Back in 2004, Dr. Freyer first heard about using sodium thiosulfate to treat cisplatin-induced hearing loss from Edward Neuwelt, MD, a neurosurgeon at Oregon Health and Science University, who had shown that the medication prevented cisplatin-induced hearing loss in animal models. That preclinical work provided the foundation for the Phase 3 randomized, controlled clinical trial that began in North America in 2008 and included pediatric participants at CHLA and over 30 other hospitals. The study was sponsored by the Children’s Oncology Group and funded principally by the National Cancer Institute of the National Institutes of Health.
The trial showed that the incidence of hearing loss in patients treated with cisplatin alone was 56.4%, while the incidence dropped to 28.6% in patients treated with both cisplatin and sodium thiosulfate. In children who received sodium thiosulfate, the risk for developing hearing loss was reduced by 70%. This finding is clinically important because sodium thiosulfate offers the hope of preventing the downstream consequences of childhood hearing loss, including speech, learning and behavioral difficulties.
“Most of the cancers treated with cisplatin are curable, and as a result, most of those children become long-term survivors,” says Dr. Freyer. “If we’re able to protect their hearing, these children will experience many decades of improved quality of life.”

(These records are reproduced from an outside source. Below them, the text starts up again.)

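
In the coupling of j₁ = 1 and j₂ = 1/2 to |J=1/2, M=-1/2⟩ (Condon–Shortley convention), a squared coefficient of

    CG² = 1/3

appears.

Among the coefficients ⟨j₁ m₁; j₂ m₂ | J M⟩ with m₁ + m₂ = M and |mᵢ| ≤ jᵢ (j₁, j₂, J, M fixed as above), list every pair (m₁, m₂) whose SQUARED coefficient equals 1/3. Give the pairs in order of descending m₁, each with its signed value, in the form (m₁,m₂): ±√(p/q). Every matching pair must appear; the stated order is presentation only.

(0,-1/2): +√(1/3)

Admissible pairs with m₁+m₂ = M = -1/2: (-1,1/2), (0,-1/2)
  (m₁,m₂)=(0,-1/2): CG² = 1/3, CG = +√(1/3)   ← matches the target
  (m₁,m₂)=(-1,1/2): CG² = 2/3, CG = −√(2/3)
Pairs with CG² = 1/3: (0,-1/2): +√(1/3)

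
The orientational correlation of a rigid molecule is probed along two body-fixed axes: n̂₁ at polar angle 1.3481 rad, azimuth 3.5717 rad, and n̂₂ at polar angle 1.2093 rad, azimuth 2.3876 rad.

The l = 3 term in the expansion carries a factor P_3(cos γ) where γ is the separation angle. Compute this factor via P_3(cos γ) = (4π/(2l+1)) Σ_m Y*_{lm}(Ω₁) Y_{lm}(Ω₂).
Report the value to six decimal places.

Term-by-term m-sum for l=3 (normalisation 4π/7 = 1.795196):
  m=-3: (-0.107146-0.371946i) × (+0.217652-0.263079i) = -0.121172-0.052767i  (running Σ = -0.121172-0.052767i)
  m=-2: (+0.140047+0.162743i) × (+0.019850+0.315614i) = -0.048584+0.047431i  (running Σ = -0.169756-0.005336i)
  m=-1: (+0.216617+0.099373i) × (+0.082541+0.077513i) = +0.010177+0.024993i  (running Σ = -0.159579+0.019657i)
  m=0: (-0.227157-0.000000i) × (-0.313403+0.000000i) = +0.071192+0.000000i  (running Σ = -0.088387+0.019657i)
  m=1: (-0.216617+0.099373i) × (-0.082541+0.077513i) = +0.010177-0.024993i  (running Σ = -0.078210-0.005336i)
  m=2: (+0.140047-0.162743i) × (+0.019850-0.315614i) = -0.048584-0.047431i  (running Σ = -0.126794-0.052767i)
  m=3: (+0.107146-0.371946i) × (-0.217652-0.263079i) = -0.121172+0.052767i  (running Σ = -0.247966+0.000000i)
Σ over m = -0.247966+0.000000i; ×(4π/7) → -0.445147+0.000000i. Real part: -0.445147

-0.445147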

The results from the North American trial and a separate, concurrent one conducted in the United Kingdom were published in 2018, after which the drug manufacturer applied for FDA approval.
This step is key for enabling sodium thiosulfate to be covered by insurance and become more widely available to patients nationwide.
The nearly two decades-long process fundamentally changed the way pediatric oncologists think about cisplatin-induced hearing loss, according to Dr. Freyer. Instead of accepting hearing loss as a necessary consequence of curative treatment with cisplatin, doctors are able to offer the hope of preventing this problem for the majority of patients.
“As a cancer survivorship specialist, I’ve personally taken care of many children, teens and young adults who have had to live with hearing loss,” Dr. Freyer says. “Knowing there will be fewer of those patients is really meaningful. If we’re able to protect their hearing, these children will experience many decades of improved quality of life.”